Pour relancer les constructions de logements neufs le gouvernement entend favoriser la construction de 500 000 logement d'ici la fin du quinquennat : ce sont les "Objectifs 500 000". Comment cela peut-il aider les constructions de logements neufs ? Quels sont les failles de ces "Objectifs" ?

Toutes les promesses entendues depuis plus de trente ans sur les prévisions de construction nous laissent bien sceptiques. 

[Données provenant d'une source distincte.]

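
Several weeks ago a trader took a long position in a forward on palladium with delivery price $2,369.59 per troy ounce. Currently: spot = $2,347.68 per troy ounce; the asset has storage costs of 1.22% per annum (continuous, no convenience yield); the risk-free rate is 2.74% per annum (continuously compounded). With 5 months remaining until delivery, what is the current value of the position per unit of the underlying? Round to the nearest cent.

$16.95 per troy ounce

Current fair forward for the remaining 5 months: F = S·e^((r + u)·T), (r + u) = 0.0274 + 0.0122 = 0.0396
F = 2347.68 · e^(0.0396 × 5/12) = 2347.68 × 1.01663688 = 2386.7381
Value of long forward = (F − K)·e^(−rT) = (2386.7381 − 2369.59) · e^(−0.0274·5/12)
= 17.1481 × 0.98864826 = 16.95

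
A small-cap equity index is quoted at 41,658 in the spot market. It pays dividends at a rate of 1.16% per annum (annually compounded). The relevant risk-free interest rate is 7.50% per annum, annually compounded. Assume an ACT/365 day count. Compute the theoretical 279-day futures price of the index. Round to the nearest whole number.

F = S · (1+r)^T / (1+q)^T
= 41658 × 1.056837 / 1.008855 = 41658 × 1.047561
F = 43,639

43,639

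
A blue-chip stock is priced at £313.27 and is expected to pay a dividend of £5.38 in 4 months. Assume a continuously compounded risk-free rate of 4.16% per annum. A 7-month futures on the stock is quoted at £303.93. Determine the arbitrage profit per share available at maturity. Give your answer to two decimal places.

£11.60 per share

PV(dividends) I = 5.38·e^(−0.0416·4/12) = 5.3059
Fair futures F* = (S − I)·e^(rT) = (313.27 − 5.3059)·e^0.024267 = 307.9641 × 1.024564 = 315.5289
Market £303.93 < fair 315.5289: forward underpriced → reverse cash-and-carry (short the stock, invest proceeds at r, pay the dividends, go long the forward).
Profit at T = |F_mkt − F*| = |303.93 − 315.5289| = £11.60 per share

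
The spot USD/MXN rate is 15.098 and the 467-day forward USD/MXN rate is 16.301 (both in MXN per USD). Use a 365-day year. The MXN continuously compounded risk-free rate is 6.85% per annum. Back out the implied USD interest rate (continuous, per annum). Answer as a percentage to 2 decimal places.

0.86%

F = S·e^((r_MXN − r_USD)T) ⇒ r_USD = r_MXN − ln(F/S)/T
ln(16.301/15.098) = 0.076664; /(467/365) = 0.059919
r_USD = 0.0685 − 0.059919 = 0.008581
r_USD = 0.86%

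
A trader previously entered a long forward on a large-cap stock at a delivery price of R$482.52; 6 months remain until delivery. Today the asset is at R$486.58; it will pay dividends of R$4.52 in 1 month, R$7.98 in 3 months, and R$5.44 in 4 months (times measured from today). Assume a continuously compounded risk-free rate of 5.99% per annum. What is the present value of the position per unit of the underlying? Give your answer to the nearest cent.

R$0.61

PV(remaining dividends) I = 4.52·e^(−0.0599·1/12) + 7.98·e^(−0.0599·3/12) + 5.44·e^(−0.0599·4/12) = 17.6913
Current forward F = (S − I)·e^(rT) = (486.58 − 17.6913)·e^(0.0599·6/12) = 468.8887 × 1.030403 = 483.1443
Value (long) = (F − K)·e^(−rT) = (483.1443 − 482.52) × 0.970494 = 0.6059
Value = R$0.61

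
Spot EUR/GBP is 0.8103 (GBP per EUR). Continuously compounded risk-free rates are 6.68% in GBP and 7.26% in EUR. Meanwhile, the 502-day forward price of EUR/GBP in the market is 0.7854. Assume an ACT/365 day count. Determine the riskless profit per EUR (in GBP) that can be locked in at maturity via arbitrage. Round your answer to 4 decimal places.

0.0185 per EUR (in GBP)

Fair forward: F* = S·e^(carry·T), with carry = (r_GBP − r_EUR) = 0.0668 − 0.0726 = -0.0058
F* = 0.8103 · e^(-0.0058 × 502/365) = 0.8103 · e^-0.007977 = 0.8103 × 0.992055 = 0.8039
Market 0.7854 < fair 0.8039: forward underpriced → reverse cash-and-carry (short spot, go long the forward).
At maturity, profit = |F_mkt − F*| = |0.7854 − 0.8039| = 0.0185 per EUR (in GBP)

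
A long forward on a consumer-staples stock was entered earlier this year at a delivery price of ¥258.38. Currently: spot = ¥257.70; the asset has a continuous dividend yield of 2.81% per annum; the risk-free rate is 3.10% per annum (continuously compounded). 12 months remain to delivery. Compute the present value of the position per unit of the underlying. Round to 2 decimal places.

Current fair forward for the remaining 12 months: F = S·e^((r − q)·T), (r − q) = 0.0310 − 0.0281 = 0.0029
F = 257.70 · e^(0.0029 × 12/12) = 257.70 × 1.002904 = 258.4484
Value of long forward = (F − K)·e^(−rT) = (258.4484 − 258.38) · e^(−0.0310·12/12)
= 0.0684 × 0.969476 = 0.07

¥0.07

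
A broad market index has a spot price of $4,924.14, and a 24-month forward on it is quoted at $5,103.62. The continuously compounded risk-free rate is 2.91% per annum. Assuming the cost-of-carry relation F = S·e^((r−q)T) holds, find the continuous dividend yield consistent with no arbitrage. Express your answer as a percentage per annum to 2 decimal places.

From F = S·e^((r−q)T): (r − q) = ln(F/S)/T
ln(5103.62/4924.14) = ln(1.036449) = 0.035800
(r − q) = 0.035800 / (24/12) = 0.017900
q = r − ln(F/S)/T = 0.0291 − 0.017900 = 0.011200
q = 1.12%

1.12%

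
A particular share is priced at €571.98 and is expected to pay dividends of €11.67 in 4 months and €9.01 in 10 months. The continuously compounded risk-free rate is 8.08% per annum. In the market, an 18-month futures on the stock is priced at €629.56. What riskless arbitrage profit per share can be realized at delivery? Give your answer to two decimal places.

€6.21 per share

PV(dividends) I = 11.67·e^(−0.0808·4/12) + 9.01·e^(−0.0808·10/12) = 19.7832
Fair futures F* = (S − I)·e^(rT) = (571.98 − 19.7832)·e^0.121200 = 552.1968 × 1.128851 = 623.3479
Market €629.56 > fair 623.3479: forward overpriced → cash-and-carry (borrow at r, buy the stock and collect the dividends, short the forward).
Profit at T = |F_mkt − F*| = |629.56 − 623.3479| = €6.21 per share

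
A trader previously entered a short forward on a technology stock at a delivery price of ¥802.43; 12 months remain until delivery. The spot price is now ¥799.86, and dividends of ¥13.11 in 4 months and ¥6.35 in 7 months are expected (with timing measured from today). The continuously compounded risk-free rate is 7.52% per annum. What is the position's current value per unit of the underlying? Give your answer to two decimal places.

-¥36.70

PV(remaining dividends) I = 13.11·e^(−0.0752·4/12) + 6.35·e^(−0.0752·7/12) = 18.8629
Current forward F = (S − I)·e^(rT) = (799.86 − 18.8629)·e^(0.0752·12/12) = 780.9971 × 1.078100 = 841.9930
Value (long) = (F − K)·e^(−rT) = (841.9930 − 802.43) × 0.927558 = 36.6970
Short position value = −(long value) = -¥36.70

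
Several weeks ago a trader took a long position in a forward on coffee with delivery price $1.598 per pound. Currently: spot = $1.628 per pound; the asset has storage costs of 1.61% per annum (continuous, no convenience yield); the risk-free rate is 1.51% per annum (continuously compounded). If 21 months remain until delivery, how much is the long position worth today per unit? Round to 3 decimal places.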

Pour aider les constructions neuves il faudrait laisser beaucoup de liberté (au lieu de plafonner les loyers et d’imposer des baux), il faudrait moins fiscaliser les mutations (plutôt que de défiscaliser un seul type d’acquisition), il faudrait limiter vraiment les recours et cesser d’interdire la construction de logements pour des raisons abusives au nom, par exemple de l’écologie, il faudrait cesser de voir dans les propriétaires de logements locatifs des parias de la société, tout juste bons à payer des taxes et impôts, même s’il est vrai que ce sont des proies faciles. A-t-on jamais vu un propriétaire s’enfuir à l’étranger avec son logement locatif sous le bras ? 

La démarche "Objectifs 500.000" se veut capable d’accélérer la construction et la rénovation de logements sur le moyen et le long terme pour atteindre, d'ici à 2017, les objectifs de construction de 500.000 logements et de rénovation de 500.000 logements par an !

Alors attendons de voir ! Mais tout ceci semble bien optimiste quand on se retourne sur les trente dernières années. Espérons que, pour une fois, l’histoire récente ne se répètera pas.